One of the most endearing and selfless uses of 3D printing technology within the maker community has been centered on 3D printed prosthetics. From volunteer organizations such as e-NABLE and beyond, may children and adults have rediscovered the use of their hands thanks to the 3D printing community. Although we are off to a quick and heartfelt start, these 3D printed prosthetics often lack in efficiency. In order to help alleviate this issue, one team from the Rice University’s George R. Brown School of Engineering, dubbed Carpal Diem, have developed a testing suite to infer just how well these 3-D printed hands transfer force to the user.

Geometric objects with sensors

The test is comprised of a number of different components, including a motorized wrist-and-palm assembly, a set of geometric objects with embedded force sensors, and a control program. These sensors provide the computer with feedback on force strength and distribution, which will help show how efficient (or inefficient) each tested 3D printed prosthetic is. Before creating their unique testing process, the Carpal Diem team considered 3D printing their own improved prosthetic hand, but realized that a force-testing device would be much more useful in a field with an abundance of prosthetic designs.

Motor Front
The motorized wrist-and-palm assembly

“If a kid has to put in five pounds of force to only get one pound of grip, that’s a lot of lost efficiency because of how these hands are designed,” said Rachel Sterling, a member of Carpal Diem and mechanical engineering student at Rice University. “Until we reach a force efficiency of 100 percent, the hands aren’t going to be useful.”

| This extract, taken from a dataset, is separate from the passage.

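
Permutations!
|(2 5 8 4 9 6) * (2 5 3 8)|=7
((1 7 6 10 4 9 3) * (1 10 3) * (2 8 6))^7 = (1 4 3 8 7 9 10 6 2)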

The testing suite was started by a group of five Rice University students with different engineering backgrounds, including Nicolette Chamberlain-Simon, Michaela Dimoff, Nirali Desai, Rachel Sterling, and Amber Wang. The testing suite started as a senior capstone design project, but has the potential to change the way 3D printed prosthetics are designed. Their testing rig will be displayed at the George R. Brown School of Engineering Design Showcase, which takes place this Thursday (April 14). Going up against over 80 teams, Carpal Diem hopes their testing suite can earn them the $5,000 prize that is up for grabs.

The Carpal Diem team

The team also plans to work with e-NABLE as well, offering them the possibility to instantly test different iterations of 3D printed prosthetics on the spot. With the help of Carpal Diem’s mentor, Shriners Hospital for Children-Houston’s pediatric hand surgeon Dr. Gloria Gogola, the team also hopes to put their first testing device prototype, along with an in-depth protocol, into action by the end of this school year.